Zugleich stellt sich den pubertierenden S brennend die Frage nach Sinn und Gerechtigkeit des Geschehens in der Welt. – Auch hier geben die Griechen exemplarische Antworten im Mythos, in dem die Götter das Handeln der Menschen beeinflussen.

Und auch der aufkommende Wunsch nach Partnerschaft und Sexualität findet unterschiedli­che Echos im Mythos – vom enthaltsamen Hippolytos, den Aphrodites Rache ereilt, bis zum omnipotenten Göttervater Zeus.
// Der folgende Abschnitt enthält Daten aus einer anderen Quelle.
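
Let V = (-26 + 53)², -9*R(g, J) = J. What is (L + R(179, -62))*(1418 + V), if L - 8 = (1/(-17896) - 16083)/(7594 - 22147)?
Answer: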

Aber so vertraut vieles erscheint, so befremdend wirken auch manche Aspekte in ein und demselben Mythos: Vieles ist ins Monströse gesteigert, was die S immer wieder zu Fragen veranlasst wie: „Haben die Griechen wirklich an die Mordserie im Haus der Atriden geglaubt?“ „Haben sie ernsthaft angenommen, dass ein Pferd fliegen kann?“ Ähnliche Fragen wurden schon in der Antike gestellt und kommen der erwachenden Kritikfähigkeit und dem Willen zum kritischen Hinterfragen in der Pubertät entgegen.



1   Bruno Bettelheim 2011: Kinder brauchen Märchen, München (dtv 35028).

A.a.O. 13; Hervorhebung Sänger.

3   A.a.O. 69.

4   Dieter Wellershoff 1969: Literatur und Veränderung. Versuche zu einer Metakritik der Literatur, Köln / Berlin (pocket 1), 22.